You see, the rest of the world knows how important it is to do justice to fascism. Europe knows it. Asia knows it. Africa knows it, too. Only America doesn’t seem to. But the world also knows that a nation that can’t hold it’s fascists accountable is one that is easy to take advantage of. One that has little dignity. One that has little real power, in the end. And they are right to think so.

Do you think many nations will want to be friends with a country that can’t brings its fascists to justice? Don’t you think they will be forever a little disgusted — and also a little wary? Don’t you think they will find ways around an America that broken, and treat it with the contempt it rightly deserves? I do, and I guarantee you they will too. Now, the way out of that conundrum was to impeach Trump for his true horrors, not just his minor infractions. But nobody much was interested in that.
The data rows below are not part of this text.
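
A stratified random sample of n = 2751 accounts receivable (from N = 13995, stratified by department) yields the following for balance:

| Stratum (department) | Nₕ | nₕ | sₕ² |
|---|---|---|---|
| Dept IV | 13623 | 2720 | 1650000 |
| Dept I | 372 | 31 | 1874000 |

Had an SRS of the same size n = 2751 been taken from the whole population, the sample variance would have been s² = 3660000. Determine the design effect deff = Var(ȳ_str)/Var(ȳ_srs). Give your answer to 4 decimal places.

0.4670

Var(ȳ_str) = Σ Wₕ²(1−fₕ)sₕ²/nₕ with Wₕ = Nₕ/13995:
  Dept IV: (13623/13995)²·(1−2720/13623)·1650000/2720 = 460.03196
  Dept I: (372/13995)²·(1−31/372)·1874000/31 = 39.152492
  → Var(ȳ_str) = 499.18445.
Var(ȳ_srs) = (1 − 2751/13995)·3660000/2751 = 1068.9033.
deff = 499.18445 / 1068.9033 = 0.4670.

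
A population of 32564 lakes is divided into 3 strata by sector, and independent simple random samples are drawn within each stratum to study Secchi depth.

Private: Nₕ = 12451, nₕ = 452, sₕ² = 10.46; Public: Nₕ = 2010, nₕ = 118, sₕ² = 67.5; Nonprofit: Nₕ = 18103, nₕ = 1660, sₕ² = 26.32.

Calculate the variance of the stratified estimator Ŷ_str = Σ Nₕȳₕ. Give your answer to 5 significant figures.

Var(Ŷ_str) = Σₕ Nₕ²(1 − fₕ)sₕ²/nₕ.
Private: 12451²·(1 − 452/12451)·10.46/452 = 3.4573435 × 10^6.
Public: 2010²·(1 − 118/2010)·67.5/118 = 2.1753992 × 10^6.
Nonprofit: 18103²·(1 − 1660/18103)·26.32/1660 = 4.7196458 × 10^6.
Sum = 1.0352389 × 10^7.

1.0352 × 10^7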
How much respect do you think Europe will have for an America that gave fascism a free pass? How about Canada? What about Asia? You’re kidding yourself if you think those societies are going to respect us more after impeachment. They are going to respect us less, because they see what we are not doing, what we are incapable of.
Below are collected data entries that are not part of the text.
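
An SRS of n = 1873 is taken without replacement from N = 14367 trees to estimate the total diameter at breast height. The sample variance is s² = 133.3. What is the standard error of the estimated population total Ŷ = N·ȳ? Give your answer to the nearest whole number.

Var(Ŷ) = N²·Var(ȳ) = N²·(1 − n/N)·s²/n.
f = 1873/14367 = 0.13036820; Var(ȳ) = 0.86963180·133.3/1873 = 0.06189104.
Var(Ŷ) = 14367² · 0.06189104 = 1.2774972 × 10^7.
SE(Ŷ) = √(1.2774972 × 10^7) = 3574.

3574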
I’m sorry to be blunt. You’re welcome to disagree with me. But I’ve lived through fascist collapses — have you? And here is what I see.

We are trying for a President to be tried for the least bad thing he’s done — not his true evilsAmong a long, long list of truly terrible and horrific evils to choose from. We might feel a sense of strength and power now — but that is just mania, just frenzy, a high. What trying a monster for the least bad thing he has done tells history and the world how weak the society which tries him really is. The trial indicts the prosecution. The verdict indicts the jury. Many trials are like that. Miscarriages of justice. This impeachment is one.

America will not be respected again. At least not in our lifetimes. Its friends will abandon it, its enemies will laugh at it. And in its own eyes, too, it will lose self-respect. That much is deserved for those who give evil a free pass. Isn’t it? But isn’t that we are doing? Maybe even what you are doing? Think about it. I’m not judging you or shaming you or blaming you. Nobody’s listening. Except you, to yourself.

This impeachment — this weak, forlorn thing — reveals the weaknesses at the heart of American collapse: true evil is forgotten, brushed under the rug, while Americans are told to settle for what they can get. Isn’t that exactly…how we got here? So It is an ill omen for the future. Sure, we should “support” it. But ambivalently. Remembering that real justice for true evil was never done. Never even aspired to. And a society that can’t do justice to its monsters is one that is still collapsing — only sometimes it doesn’t quite know it.